Il faut noter que les relations entre la Turquie et la Suède se sont progressivement dégradées depuis l’arrivée au pouvoir du très conservateur Erdoğan, alors que le royaume nordique était auparavant un des plus fervents soutiens de l’entée de ce pays dans l’Union européenne, rappelle le Financial Times. Le pays est aussi devenu un refuge pour de nombreux Kurdes, dont des figures de la lutte pour l’autonomie du Kurdistan, parfois liées aux YPG ou au PKK, et dont Ankara a plusieurs fois demandé l’extradition.

Ce problème kurde concerne la Suède, mais pas particulièrement la Finlande, ce qui met encore plus de pression sur le gouvernement de Stockholm, et le président turc a compris qu’il pouvait là en profiter ; il peut espérer que le reste de l’Europe tentera de convaincre les Suédois de lâcher tout soutien officiel à la cause kurde en général et aux YPG en particulier. Mais il existe un autre argument dans la balance.

Des avions de chasse qui pèsent lourd dans la balance

L’OTAN – en particulier Washington – pourrait proposer un deal avantageux à un président kurde qui cherche à moderniser son armée. Ankara attend le feu vert de l’administration Biden pour se procurer 40 F-16 « Viper » et 80 kits pour moderniser à ce standard 80 autres appareils de ce type actuellement en dotation au sein des forces aériennes turques.

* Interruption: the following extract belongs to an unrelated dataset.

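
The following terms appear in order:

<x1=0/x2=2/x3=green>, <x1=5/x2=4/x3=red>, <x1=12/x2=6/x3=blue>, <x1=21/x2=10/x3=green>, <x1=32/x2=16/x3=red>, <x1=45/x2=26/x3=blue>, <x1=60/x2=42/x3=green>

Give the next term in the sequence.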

La Défense du pays espère aussi obtenir la levée des sanctions que lui avaient infligées l’administration Trump pour son achat de systèmes russes de défense aérienne S-400 et même, pourquoi pas, de nouveaux contrats d’armement. Selon Opex360, la Turquie verrait comme un beau geste en sa faveur sa réintégration dans le programme d’avion de combat de cinquième génération F-35, au titre duquel elle avait commandé une centaine d’exemplaires de ces chasseurs-bombardiers ultramodernes.

« La Turquie poursuit une politique étrangère conforme à ses intérêts nationaux et accepterait l’élargissement de l’OTAN si les préoccupations exprimées à l’égard des nations nordiques étaient satisfaites », ont toutefois expliqué des responsables turcs à l’agence Bloomberg. Nous sommes donc en plein dans un imbroglio géopolitique où, au sein de l’Alliance, des intérêts particuliers divergent fortement.